God’s prayer agenda begins with lifting our eyes heavenward and praying from a place of relationship with Him, a place of concern for his glory, and a desire to see his Kingdom come into our lives and the lives of those around us.

When we begin with a heavenward focus to our prayers, it can really inspire and transform our prayer life. It also frames the rest of our prayers. We see our earthly concerns with the proper perspective through the frame of eternity. This helps us both to pray with faith and also to pray in the right way.

It’s in this light that the second part of the prayer moves from ‘you’ — God — to ‘us’ and our more earthly concerns.

:DAILY BREAD:

Jesus begins with the simple request to ‘Give us today our daily bread’.

There’s some debate about what ‘daily’ means. The Greek word is 'epiousios' and only occurs in the Lord’s Prayer in Matthew and Luke, and maybe once or twice outside the Bible, so scholars aren’t 100% sure on the meaning. Some have suggested it means, ‘Give us today our bread for tomorrow.’ I don’t think this works, given Jesus’ teaching not to worry about tomorrow. Seeking today’s daily bread is enough.

For most of us in Australia, this might seem a little strange given that the problem we struggle with is obesity, not starvation! Most of us have access to social welfare if we lose our job. Of course, for Jesus’ audience, living was often a daily hand-to-mouth affair. Casual workers were paid at the end of the day and there was no social safety net, so if you got sick or couldn’t find work or there was a drought, it spelled disaster.

Daily bread probably includes all our daily needs (as someone said, our needs, not our greeds). With the housing crisis and rising homelessness, I think praying for a roof over our heads is a very legitimate application of this model!

But for most of us, perhaps we need to seek a more spiritual application for this prayer. In fact, many of the early Church Fathers saw a more spiritual meaning to epiousios.

Origen, a 3rd Century theologian from Alexandrea in North Africa put it this way:

Since some understand from this that we are commanded to pray for material bread, it will be well to refute their error here and to establish the truth about the epiousios (supersubstantial) bread. We must ask them how it could be that He who commanded us to ask for great and heavenly favors should command us to intercede with the Father for what is small and of the earth, as if He had forgotten… what He had taught. For the bread that is given to our flesh is neither heavenly, nor is the request for it a great request…

In the Gospel according to John He says to those who had come to Capernaum seeking for him: “Amen, amen, I say to you, you seek me, not because you have seen miracles but because you did eat of the loaves and were filled.” One who has eaten of the bread blessed by Jesus and is filled with it tries all the more to understand the Son of God more perfectly and hastens to him.
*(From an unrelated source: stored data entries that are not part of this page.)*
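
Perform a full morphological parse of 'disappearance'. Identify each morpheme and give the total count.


Step 1: Identify prefix: 'dis' (meaning: not/apart)
Step 2: Identify root: 'appear'
Step 3: Identify suffix(es): 'ance'
Decomposition: dis- (prefix: not/apart) + appear (root) + -ance (suffix: state/act)
Total morphemes: 3

3 morphemes (dis- (prefix: not/apart) + appear (root) + -ance (suffix: state/act))


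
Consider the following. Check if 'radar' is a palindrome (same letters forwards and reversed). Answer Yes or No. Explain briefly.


Forward: 'radar'
Reversed: 'radar'
They are identical.

Yes


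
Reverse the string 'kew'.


Reverse 'kew' character by character: 'wek'.

wek


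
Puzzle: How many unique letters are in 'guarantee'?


Unique letters in 'guarantee': {a, e, g, n, r, t, u} = 7 distinct letters.

7


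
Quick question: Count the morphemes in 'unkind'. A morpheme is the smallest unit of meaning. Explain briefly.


Decomposition: un- (prefix) + kind (root) = 2 morpheme(s)

2 morphemes


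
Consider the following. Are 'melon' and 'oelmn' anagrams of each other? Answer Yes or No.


Sorted letters of 'melon': 'elmno'
Sorted letters of 'oelmn': 'elmno'
They match.

Yes


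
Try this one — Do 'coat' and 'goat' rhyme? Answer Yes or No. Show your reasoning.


Rime (stressed vowel + following sounds) of 'coat': -oat = /oʊt/
Rime of 'goat': -oat = /oʊt/
/oʊt/ and /oʊt/ are the same ending sound, so the words rhyme.

Yes


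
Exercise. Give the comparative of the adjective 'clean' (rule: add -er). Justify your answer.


Apply comparative formation (add -er): 'clean' -> 'cleaner'.

cleaner


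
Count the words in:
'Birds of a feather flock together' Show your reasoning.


Split into words: Birds | of | a | feather | flock | together = 6 words.

6


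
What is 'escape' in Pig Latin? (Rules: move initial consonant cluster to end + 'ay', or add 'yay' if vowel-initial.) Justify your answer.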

Hence his admirable command: “Labor not for the meat that perishes but for that which endures to life ever-lasting, which the Son of Man will give you.” … The “true bread” is that which nourishes the true humanity, the person created after the image of God.

We don’t need to take this to the same extreme as Origen, that thinking of daily bread as physical bread is wrong! But it does add a layer to the prayer because for all of us, our greatest need is for daily spiritual bread. We need that communion with Christ in prayer through the Word and by his Spirit. So if you struggle with your walk with God, can I encourage you to pray this - even if you just recite it, but recite it from your heart. “Our Father in Heaven, give us the heavenly bread that is Jesus.”

:RELATIONSHIPS:

Another reason to see the request for daily bread as spiritual is that Jesus very quickly slips into the spiritual matter of forgiveness.

‘Forgive us our debts as we have also forgiven our debtors.’